Sask. Party avoiding transparency on deficit

The Sask. Party government is running a deficit of nearly $1 billion, but the Finance Minister refuses to tell Saskatchewan people how the government intends to get out of that budgetary hole.

The Sask. Party's deficit includes the nearly $300-million operating deficit it announced in August, plus the $700 million of borrowing it announced in the spring.

“Even with revenues still much higher than just a few years ago, as soon as the price of oil sunk, the Sask. Party put our province into the unenviable position of deficit budgeting,” said Trent Wotherspoon, NDP deputy leader and finance critic. “With more money going out than coming in, something has to give, but this government is keeping the plans to stop the bleeding a secret from taxpayers, and that's not right.”

The NDP filed written questions in the Legislative Assembly regarding mid-year funding adjustments for programs and organizations, but the Sask. Party refused to provide any answers.

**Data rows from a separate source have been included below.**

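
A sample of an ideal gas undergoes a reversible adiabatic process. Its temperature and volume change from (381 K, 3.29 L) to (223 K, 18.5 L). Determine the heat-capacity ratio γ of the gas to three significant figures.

γ ≈ 1.31

TV^(γ−1) = const ⇒ γ − 1 = ln(T₂/T₁) / ln(V₁/V₂).
γ = 1 + ln(223/381) / ln(3.29/18.5) = 1.31.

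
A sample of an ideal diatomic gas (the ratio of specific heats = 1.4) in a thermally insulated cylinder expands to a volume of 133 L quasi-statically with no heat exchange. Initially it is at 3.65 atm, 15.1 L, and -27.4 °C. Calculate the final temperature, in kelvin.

For a reversible adiabat TV^(γ−1) is constant, so T₂ = T₁ (V₁/V₂)^(γ−1).
T₁ = -27.4 °C = 245.7 K.
T₂ = 245.7 × (15.1/133)^(0.4) = 102.9 K.

T₂ ≈ 103 K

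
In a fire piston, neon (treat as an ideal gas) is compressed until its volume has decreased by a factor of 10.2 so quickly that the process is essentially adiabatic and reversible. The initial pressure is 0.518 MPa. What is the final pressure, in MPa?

P₂ ≈ 24.9 MPa

Adiabatic: P₁V₁^γ = P₂V₂^γ ⇒ P₂ = P₁ (V₁/V₂)^γ.
For a monatomic ideal gas γ = 5/3.
P₂ = 0.518 × 10.2^(5/3) = 24.85 MPa.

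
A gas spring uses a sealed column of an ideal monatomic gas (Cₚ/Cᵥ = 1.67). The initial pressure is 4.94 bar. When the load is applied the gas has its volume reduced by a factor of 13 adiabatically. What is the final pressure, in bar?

Since PV^γ is constant along a reversible adiabat, P₂ = P₁ (V₁/V₂)^γ.
P₂ = 4.94 × 13^(1.67) = 358.1 bar.

P₂ ≈ 358 bar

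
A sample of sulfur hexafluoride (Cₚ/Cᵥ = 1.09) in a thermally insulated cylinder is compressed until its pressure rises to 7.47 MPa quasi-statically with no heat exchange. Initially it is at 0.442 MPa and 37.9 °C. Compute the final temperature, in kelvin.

T₂ ≈ 393 K

Adiabatic: T₂/T₁ = (P₂/P₁)^((γ−1)/γ).
T₁ = 37.9 °C = 311 K.
T₂ = 311 × (7.47/0.442)^(0.0826) = 392.8 K.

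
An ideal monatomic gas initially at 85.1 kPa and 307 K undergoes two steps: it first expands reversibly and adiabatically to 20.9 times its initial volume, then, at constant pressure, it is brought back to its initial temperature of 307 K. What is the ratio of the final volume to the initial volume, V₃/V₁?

V₃/V₁ ≈ 159

For a monatomic ideal gas γ = 5/3.
Adiabatic step: V₂/V₁ = 20.9; T₂ = T₁·(1/20.9)^(2/3) = 40.46 K.
Isobaric step: V₃/V₂ = T₃/T₂ = 307/40.46.
V₃/V₁ = (V₂/V₁)(V₃/V₂) = 20.9 × (307/40.46) = 158.6.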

Wotherspoon said Saskatchewan people deserve to know where the hundreds of millions of missing dollars will come from to fill the budgetary hole created by the Sask. Party.

“Saskatchewan families are very worried that the cuts will match the warped sense of priorities we’ve been seeing from the Sask. Party, rather than matching the things that really matter to most Saskatchewan people,” said Wotherspoon.

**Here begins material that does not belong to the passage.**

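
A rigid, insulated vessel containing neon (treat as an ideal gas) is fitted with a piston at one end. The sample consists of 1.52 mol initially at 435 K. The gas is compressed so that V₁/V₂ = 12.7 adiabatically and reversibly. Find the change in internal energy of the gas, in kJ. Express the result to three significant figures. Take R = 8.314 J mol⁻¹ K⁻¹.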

“The fact is, we’re already seeing that Mr. Wall is cutting thousands of surgeries this year to save money, while still shovelling millions of dollars into the John Black Lean program and its Kaizen Promotion Offices. What other cuts and clawbacks are the Sask. Party choosing? Or will they hold reckless fire sales, throwing valuable public assets on the auction block?”

In addition to the deficit of nearly $1 billion dollars, the Sask. Party drained Saskatchewan’s rainy day fund. Despite years of record revenues, the fund that had $1.35 billion stashed away in 2010 has had $1.15 billion drained from it by the Sask. Party.

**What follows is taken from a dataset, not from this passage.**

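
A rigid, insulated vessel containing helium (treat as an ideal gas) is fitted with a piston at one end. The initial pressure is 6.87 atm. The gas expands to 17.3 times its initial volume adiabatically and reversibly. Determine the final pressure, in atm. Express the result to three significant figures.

P₂ ≈ 0.0594 atm

Adiabatic: P₁V₁^γ = P₂V₂^γ ⇒ P₂ = P₁ (V₁/V₂)^γ.
For a monatomic ideal gas γ = 5/3.
P₂ = 6.87 × (1/17.3)^(5/3) = 0.05937 atm.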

Public debt has also been ramped up during the boom. At the end of the current fiscal year, the province will have more than $13.3 billion in debt, up from $7.9 billion at the end of the Sask. Party’s first full fiscal year.   

 “It makes absolutely no sense that during years of windfall money, the Sask. Party drained our savings and drove up our debt,” said Wotherspoon. “People ask me all the time where all that money went, because it obviously didn’t go into infrastructure, classrooms or shorter hospital wait times. If programs and services have been told to return some of the money they were promised on budget day, taxpayers and families deserve to know that.”